Face aux risques d’isolement, de manipulation et de délitement de la société, il paraissait incontournable de construire un projet dont le point de départ serait l’homme ; un concept qui prenne en compte tout homme et tout l’homme sur une expérience unique et communément reconnue : celle d’être en vie !
Alors, curiosité ? Envie d’en savoir plus ? Je vous invite sans attendre à visiter le site du mouvement et découvrir les nombreuses initiatives proposées. Il y en a certainement une près de chez vous : www.ecologiehumaine.eu
• Dokétik
Janvier 2015
[1] PMA : procréation médicalement assistée.
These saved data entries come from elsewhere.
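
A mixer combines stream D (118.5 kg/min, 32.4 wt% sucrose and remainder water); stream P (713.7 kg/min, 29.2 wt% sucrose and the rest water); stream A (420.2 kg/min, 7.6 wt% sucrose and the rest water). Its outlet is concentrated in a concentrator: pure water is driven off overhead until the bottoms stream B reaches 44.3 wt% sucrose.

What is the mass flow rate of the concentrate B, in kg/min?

629.2 kg/min

sucrose entering = 118.5×0.324 + 713.7×0.292 + 420.2×0.076 = 278.73 kg/min.
All sucrose reports to B, so B = 278.73/0.443 = 629.19 kg/min.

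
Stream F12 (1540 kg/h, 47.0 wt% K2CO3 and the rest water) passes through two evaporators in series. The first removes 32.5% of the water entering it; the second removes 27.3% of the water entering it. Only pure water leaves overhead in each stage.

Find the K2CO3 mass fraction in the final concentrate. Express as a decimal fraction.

water in feed = 1540×0.530 = 816.2 kg/h.
After stage 1: water left = (1−0.325)×816.2 = 550.93; stream total = 1274.7 kg/h.
After stage 2: water left = (1−0.273)×550.93 = 400.53; final concentrate = 1124.3 kg/h.
K2CO3 fraction = 723.8/1124.3 = 0.644.

0.644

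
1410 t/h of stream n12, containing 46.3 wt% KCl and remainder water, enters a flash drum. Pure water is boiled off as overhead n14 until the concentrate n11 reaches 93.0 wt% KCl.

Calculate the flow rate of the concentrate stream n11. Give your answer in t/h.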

GPA : gestation pour autrui (mères porteuses).
[2] Ce sont les extrémités des chromosomes. On a noté qu’ils avaient tendance à raccourcir avec le temps. Un des projets de la médecine « anti-âge » consiste à trouver le moyen de ralentir ou d’arrêter ce phénomène naturel.
[3] Discours de saint Jean-Paul II aux participants à la session plénière de l’Académie Pontificale des Sciences, 28 octobre 1994.